Volver al pueblo, regresar
para vivir y adoptar las horas como algo que se mide con las carcajadas. Ahí
donde los días no existen y se puede uno subir a un poste o ver a los niños
subirse a un poste y bailar mientras caen.
Volver al pueblo y ver
montañas azules, una tras otra como un eco que contribuye al balance y a la
primavera. Grutas y panteones y piedras verdes que se aparecen súbitamente,
llamando a veces a los pies, llamando a veces a un encuentro.
Volver al pueblo y ver la
locura pelona de los hombres que rugen en la oscuridad y de la oscuridad que
ruge por sí sola. Volver al pueblo y adentrarse en las nubes que cubren a las
orquídeas y a los pájaros de madera.
Volver y descubrir la
medicina de las mujeres que parecen viejas. Volverse fuerte entre las tormentas,
mover la tierra y navegar por los espacios que habitan junto al río.
Volver al pueblo, rebosar
entre la sopa y el huevo, entre el maíz, entre el yolixpa y el pan dulce,
despertar entre los bailes y las sombras que murmuran mientras observan como madres cariñosas.
Volver al pueblo para
volverme una mariposa azul que acompaña a los extraños, volver para encontrar
al grillo que canta a las seis de la mañana, volver para ser el colibrí
tranquilo que abre los ojos muy despacio.

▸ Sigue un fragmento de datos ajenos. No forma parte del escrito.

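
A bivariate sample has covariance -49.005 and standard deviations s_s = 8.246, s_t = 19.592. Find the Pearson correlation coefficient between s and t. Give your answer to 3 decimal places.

-0.303

r = Cov(s,t) / (s_s · s_t) = -49.005 / (8.246 × 19.592)
  = -49.005 / 161.5556 ≈ -0.303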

Volver a desnudar las tumbas
y sacrificar gallinas para clavarme en la tierra. Ahí donde los arrullos de las palomas brotan
en mi cabeza y me siento acompañada.
Volver para conocer a los
gusanos que habitan en los hombros como una mochila de amigos que no dejan
marchitar al campo.
Volver al pueblo y hundirse
con los amaneceres que lo acompañan y lo descubren como si suavemente le
quitaran una sábana.
Volver para morir y ser
adorno cuando se encienda el más íntimo poema que el cielo regala.